Trois femmes kamikazes se sont fait exploser au coeur de la capitale sur le parcours de pèlerins chiites tuant au moins 25 personnes, dont des femmes et des enfants, et faisant plus de 70 blessés.
Ces attaques ont secoué le quartier central de Karrada, alors que des centaines de milliers de fidèles convergeaient vers le secteur de Kadhimiyah(nord) pour célébrer une des plus importantes fêtes de l'islam chiite.
Ces attentats, entre 07H00(04H00 GMT) et 08H00(05H00 GMT), sont les premiers depuis le début de la commémoration cette semaine de la mort de l'Imam Moussa al-Kadhim, dont les cérémonies doivent culminer mardi.
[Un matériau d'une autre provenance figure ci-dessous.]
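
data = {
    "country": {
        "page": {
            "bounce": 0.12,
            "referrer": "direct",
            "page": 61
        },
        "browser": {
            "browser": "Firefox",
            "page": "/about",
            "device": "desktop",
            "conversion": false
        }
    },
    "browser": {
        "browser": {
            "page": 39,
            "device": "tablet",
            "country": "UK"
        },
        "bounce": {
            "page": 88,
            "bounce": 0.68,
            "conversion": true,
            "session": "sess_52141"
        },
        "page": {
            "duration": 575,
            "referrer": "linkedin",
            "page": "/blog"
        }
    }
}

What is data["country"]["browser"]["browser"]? "Firefox"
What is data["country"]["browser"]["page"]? "/about"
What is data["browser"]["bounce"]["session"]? "sess_52141"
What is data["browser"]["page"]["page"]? "/blog"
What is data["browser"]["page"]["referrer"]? "linkedin"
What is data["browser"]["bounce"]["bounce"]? 0.68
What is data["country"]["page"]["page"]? 61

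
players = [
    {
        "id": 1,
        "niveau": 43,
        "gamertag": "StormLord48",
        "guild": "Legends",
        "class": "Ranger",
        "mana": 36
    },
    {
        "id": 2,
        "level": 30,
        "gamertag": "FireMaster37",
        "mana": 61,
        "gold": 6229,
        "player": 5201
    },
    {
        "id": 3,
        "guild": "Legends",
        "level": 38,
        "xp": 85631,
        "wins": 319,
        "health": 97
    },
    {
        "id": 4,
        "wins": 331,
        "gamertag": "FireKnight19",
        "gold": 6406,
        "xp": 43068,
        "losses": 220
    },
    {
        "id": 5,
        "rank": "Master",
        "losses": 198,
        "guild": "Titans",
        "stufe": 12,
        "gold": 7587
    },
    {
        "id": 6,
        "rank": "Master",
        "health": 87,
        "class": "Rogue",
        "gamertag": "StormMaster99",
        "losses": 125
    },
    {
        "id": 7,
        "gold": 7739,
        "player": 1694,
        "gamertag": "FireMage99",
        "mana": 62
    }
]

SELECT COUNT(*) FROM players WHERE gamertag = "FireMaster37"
1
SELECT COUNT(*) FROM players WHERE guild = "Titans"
1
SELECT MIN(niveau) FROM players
43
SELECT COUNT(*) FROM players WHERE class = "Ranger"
1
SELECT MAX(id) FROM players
7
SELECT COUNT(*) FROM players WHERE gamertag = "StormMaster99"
1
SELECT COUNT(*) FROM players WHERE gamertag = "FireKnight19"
1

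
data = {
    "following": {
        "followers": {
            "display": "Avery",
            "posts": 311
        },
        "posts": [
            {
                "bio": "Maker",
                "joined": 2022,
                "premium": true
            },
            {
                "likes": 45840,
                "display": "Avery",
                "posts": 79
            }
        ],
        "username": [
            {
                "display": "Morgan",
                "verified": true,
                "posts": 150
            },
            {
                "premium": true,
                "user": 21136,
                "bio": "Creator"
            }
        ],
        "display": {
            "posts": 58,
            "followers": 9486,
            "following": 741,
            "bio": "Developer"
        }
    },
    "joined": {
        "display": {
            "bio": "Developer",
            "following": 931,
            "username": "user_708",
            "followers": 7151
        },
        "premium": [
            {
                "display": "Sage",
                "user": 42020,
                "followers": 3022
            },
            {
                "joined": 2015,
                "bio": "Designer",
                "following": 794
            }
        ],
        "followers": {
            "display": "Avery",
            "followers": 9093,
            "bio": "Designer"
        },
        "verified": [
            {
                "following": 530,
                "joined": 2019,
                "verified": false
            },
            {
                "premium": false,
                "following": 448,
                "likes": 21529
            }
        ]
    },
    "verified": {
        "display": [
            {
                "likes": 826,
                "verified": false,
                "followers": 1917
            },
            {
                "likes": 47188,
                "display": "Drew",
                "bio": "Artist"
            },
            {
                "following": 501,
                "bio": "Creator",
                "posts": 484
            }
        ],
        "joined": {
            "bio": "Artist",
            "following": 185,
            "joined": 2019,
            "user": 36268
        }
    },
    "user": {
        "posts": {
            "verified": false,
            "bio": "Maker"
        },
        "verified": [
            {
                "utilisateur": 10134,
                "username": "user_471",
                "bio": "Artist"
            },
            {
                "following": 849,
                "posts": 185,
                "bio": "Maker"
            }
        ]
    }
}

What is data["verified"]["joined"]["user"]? 36268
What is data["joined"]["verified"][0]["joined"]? 2019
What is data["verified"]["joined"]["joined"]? 2019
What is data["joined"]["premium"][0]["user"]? 42020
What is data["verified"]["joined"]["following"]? 185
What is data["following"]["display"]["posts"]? 58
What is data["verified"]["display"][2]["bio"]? "Creator"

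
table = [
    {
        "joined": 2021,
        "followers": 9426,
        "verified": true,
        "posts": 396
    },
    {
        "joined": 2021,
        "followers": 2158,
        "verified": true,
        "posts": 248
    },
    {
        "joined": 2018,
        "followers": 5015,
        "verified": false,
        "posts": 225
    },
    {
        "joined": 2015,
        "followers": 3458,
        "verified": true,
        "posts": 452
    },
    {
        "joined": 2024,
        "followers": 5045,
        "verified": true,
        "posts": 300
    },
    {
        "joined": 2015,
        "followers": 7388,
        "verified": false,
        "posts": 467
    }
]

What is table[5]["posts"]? 467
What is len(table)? 6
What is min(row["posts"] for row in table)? 225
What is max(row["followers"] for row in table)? 9426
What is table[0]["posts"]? 396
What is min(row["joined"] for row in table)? 2015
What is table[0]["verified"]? True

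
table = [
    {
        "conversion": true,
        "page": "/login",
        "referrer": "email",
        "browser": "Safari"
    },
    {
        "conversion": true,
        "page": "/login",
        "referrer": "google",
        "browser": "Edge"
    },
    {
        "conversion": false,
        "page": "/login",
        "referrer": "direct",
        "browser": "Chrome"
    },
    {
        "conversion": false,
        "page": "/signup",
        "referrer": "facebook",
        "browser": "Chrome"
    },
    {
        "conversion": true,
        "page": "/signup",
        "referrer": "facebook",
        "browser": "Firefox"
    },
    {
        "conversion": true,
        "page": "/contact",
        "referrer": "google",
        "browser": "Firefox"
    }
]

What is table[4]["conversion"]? True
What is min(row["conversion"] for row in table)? False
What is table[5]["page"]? "/contact"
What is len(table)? 6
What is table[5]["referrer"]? "google"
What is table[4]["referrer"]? "facebook"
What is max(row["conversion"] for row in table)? True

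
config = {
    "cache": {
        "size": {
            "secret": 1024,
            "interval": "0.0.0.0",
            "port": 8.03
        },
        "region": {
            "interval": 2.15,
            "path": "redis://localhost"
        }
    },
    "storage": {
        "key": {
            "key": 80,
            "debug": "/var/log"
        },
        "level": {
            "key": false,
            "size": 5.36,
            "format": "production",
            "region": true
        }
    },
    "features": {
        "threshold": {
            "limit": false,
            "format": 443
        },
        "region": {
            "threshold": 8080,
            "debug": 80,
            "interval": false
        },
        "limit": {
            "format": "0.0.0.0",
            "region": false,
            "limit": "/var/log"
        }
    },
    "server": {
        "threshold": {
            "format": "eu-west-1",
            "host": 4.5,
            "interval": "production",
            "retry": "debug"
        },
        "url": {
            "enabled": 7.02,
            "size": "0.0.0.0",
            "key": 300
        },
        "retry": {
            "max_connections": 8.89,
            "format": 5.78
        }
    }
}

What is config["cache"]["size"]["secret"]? 1024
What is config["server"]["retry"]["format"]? 5.78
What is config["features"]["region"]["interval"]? False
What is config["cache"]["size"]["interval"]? "0.0.0.0"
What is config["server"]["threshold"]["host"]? 4.5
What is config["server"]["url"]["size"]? "0.0.0.0"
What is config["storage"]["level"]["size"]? 5.36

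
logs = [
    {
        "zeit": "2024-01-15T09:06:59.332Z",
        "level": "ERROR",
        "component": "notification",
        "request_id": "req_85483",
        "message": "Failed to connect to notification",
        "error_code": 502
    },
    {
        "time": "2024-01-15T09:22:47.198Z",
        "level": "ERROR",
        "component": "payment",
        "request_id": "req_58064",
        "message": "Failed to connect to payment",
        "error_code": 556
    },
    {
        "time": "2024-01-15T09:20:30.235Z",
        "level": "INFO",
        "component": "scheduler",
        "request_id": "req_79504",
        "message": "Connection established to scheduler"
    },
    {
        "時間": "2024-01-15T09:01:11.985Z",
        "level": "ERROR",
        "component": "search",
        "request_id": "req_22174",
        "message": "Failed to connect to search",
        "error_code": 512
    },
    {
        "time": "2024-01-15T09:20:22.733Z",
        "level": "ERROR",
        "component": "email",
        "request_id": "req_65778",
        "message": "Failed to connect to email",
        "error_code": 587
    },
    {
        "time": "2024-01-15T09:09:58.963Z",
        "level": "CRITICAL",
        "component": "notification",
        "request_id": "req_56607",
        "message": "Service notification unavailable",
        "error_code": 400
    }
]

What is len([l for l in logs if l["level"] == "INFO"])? 1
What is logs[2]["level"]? "INFO"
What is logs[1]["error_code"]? 556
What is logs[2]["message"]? "Connection established to scheduler"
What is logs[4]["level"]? "ERROR"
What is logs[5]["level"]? "CRITICAL"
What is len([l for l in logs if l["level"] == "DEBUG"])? 0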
Un autre kamikaze s'est fait exploser à Kirkouk, à 250 km au nord de Bagdad, au milieu d'une manifestation de Kurdes, faisant au moins 11 morts et 54 blessés.
L'explosion vers 10H00 (07H00 GMT) a été suivie d'un mouvement de panique, accompagné d'échanges de coups de feu qui ont fait 16 autres morts et 72 blessés, selon un bilan de la police locale.
Par ailleurs, quatre personnes ont été tuées par l'explosion d'une bombe artisanale au passage de leur voiture près de Baqouba(60 km au nord-est de Bagdad).
A Washington, un porte-parole de la Maison Blanche, Gordon Johndroe, a condamné "les violentes attaques perpétrées contre des Irakiens innocents"!
La présidence américaine a exhorté "les Irakiens et leur gouvernement à réagir avec calme et détermination à la menace que représentent des extrémistes violents qui cherchent à déstabiliser le pays"!
A Bagdad, les autorités attendaient mardi jusqu'à un million de fidèles dans le périmètre de la mosquée de Kadhimiyah, qui abrite le mausolée de l'Imam Moussa al-Kadhim, 7e Imam du chiisme, empoisonné en 799 à Bagdad par le calife abasside Haroun al-Rachid.
Les commémorations sont une occasion de recueillement, mais le gouvernement dominé par les chiites a dit craindre qu'elles s'accompagnent d'un regain de violence contre cette communauté, majoritaire en Irak.
Dimanche, sept pèlerins qui se rendaient à pied à Bagdad avaient été abattus par des hommes armés à l'entrée sud de la ville. Cinq mille policiers et militaires supplémentaires ont été déployés dans Kadhimiyah. Les soldats ont bouclé le secteur, interrompant le trafic automobile, et les piétons - surtout les femmes - sont soumis à de stricts contrôles de sécurité.
Le Parti islamique irakien(sunnite) du vice-président Tarek al-Hachémi a condamné l'attentat de Kirkouk, estimant dans un communiqué que cet "acte criminel arrive à un moment sensible et critique, en pleine discussions sur l'avenir de Kirkouk".
Cette journée meurtrière intervient alors que le gouvernement irakien et le commandement américain en Irak se sont récemment félicités de la baisse de la violence dans le pays.
Les responsables américains s'en sont servis pour justifier la décision de réduire progressivement le contingent américain en Irak, qui compte encore 145.000 militaires.